At Dr. Drew’s Pasadena Recovery Center, Mindy McCready and Mackenzie Phillips are chatting in their bedroom. Mindy is discussing her one-on-one session with Drew. Then she freezes, rolls off the bed and shakes on the floor. Mack thinks this is the funniest thing since the South Park Imaginationland special. Mid-guffaw, she realizes this may not be Mindy’s Joe Cocker impersonation, and she runs to get the nurse.

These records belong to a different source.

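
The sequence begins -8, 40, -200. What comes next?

Ratios: 40 / -8 = -5.0
This is a geometric sequence with common ratio r = -5.
Next term = -200 * -5 = 1000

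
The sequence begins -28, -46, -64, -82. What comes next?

Differences: -46 - -28 = -18
This is an arithmetic sequence with common difference d = -18.
Next term = -82 + -18 = -100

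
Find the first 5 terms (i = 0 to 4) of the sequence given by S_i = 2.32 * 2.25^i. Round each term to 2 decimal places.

This is a geometric sequence.
i=0: S_0 = 2.32 * 2.25^0 = 2.32
i=1: S_1 = 2.32 * 2.25^1 = 5.22
i=2: S_2 = 2.32 * 2.25^2 ≈ 11.75
i=3: S_3 = 2.32 * 2.25^3 ≈ 26.43
i=4: S_4 = 2.32 * 2.25^4 ≈ 59.46
The first 5 terms are: [2.32, 5.22, 11.75, 26.43, 59.46]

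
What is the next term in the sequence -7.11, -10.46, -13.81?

Differences: -10.46 - -7.11 = -3.35
This is an arithmetic sequence with common difference d = -3.35.
Next term = -13.81 + -3.35 = -17.16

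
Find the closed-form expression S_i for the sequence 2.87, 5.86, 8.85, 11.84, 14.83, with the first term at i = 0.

Check differences: 5.86 - 2.87 = 2.99
8.85 - 5.86 = 2.99
Common difference d = 2.99.
First term a = 2.87.
Formula: S_i = 2.87 + 2.99*i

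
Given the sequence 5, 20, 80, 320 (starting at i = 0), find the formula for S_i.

Check ratios: 20 / 5 = 4.0
Common ratio r = 4.
First term a = 5.
Formula: S_i = 5 * 4^i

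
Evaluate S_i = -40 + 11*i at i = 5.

S_5 = -40 + 11*5 = -40 + 55 = 15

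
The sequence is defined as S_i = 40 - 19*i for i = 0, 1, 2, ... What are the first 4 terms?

This is an arithmetic sequence.
i=0: S_0 = 40 + -19*0 = 40
i=1: S_1 = 40 + -19*1 = 21
i=2: S_2 = 40 + -19*2 = 2
i=3: S_3 = 40 + -19*3 = -17
The first 4 terms are: [40, 21, 2, -17]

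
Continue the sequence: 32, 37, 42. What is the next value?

Differences: 37 - 32 = 5
This is an arithmetic sequence with common difference d = 5.
Next term = 42 + 5 = 47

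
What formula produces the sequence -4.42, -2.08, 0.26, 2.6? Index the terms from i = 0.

Check differences: -2.08 - -4.42 = 2.34
0.26 - -2.08 = 2.34
Common difference d = 2.34.
First term a = -4.42.
Formula: S_i = -4.42 + 2.34*i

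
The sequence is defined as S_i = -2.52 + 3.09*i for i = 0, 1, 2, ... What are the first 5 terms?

This is an arithmetic sequence.
i=0: S_0 = -2.52 + 3.09*0 = -2.52
i=1: S_1 = -2.52 + 3.09*1 = 0.57
i=2: S_2 = -2.52 + 3.09*2 = 3.66
i=3: S_3 = -2.52 + 3.09*3 = 6.75
i=4: S_4 = -2.52 + 3.09*4 = 9.84
The first 5 terms are: [-2.52, 0.57, 3.66, 6.75, 9.84]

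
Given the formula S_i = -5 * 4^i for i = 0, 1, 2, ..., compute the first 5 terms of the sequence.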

Next episode…Tom Sizemore? Maybe?
Great recap, man. And what an episode! The amount of vomit on the floor beside Mike’s bed was amazing. It was like a carpet of chunky puke. Poor Shelly. Mike is a scary individual, and they should totally vote him out (or however it is people get removed from this show). And that scene when Country Girl took a seizure was one of the most frightening things I’ve ever seen on TV (more horrifying even than Megan Mullallay’s commercial for “I Can’t Believe It’s Not Butter).
The “coming up” clips really piss me off. Almost every reality show has ’em, and I always fast-forward through that crap. Reality producers must be terrified that viewers will flee during the commercial break. Annoying and dumb.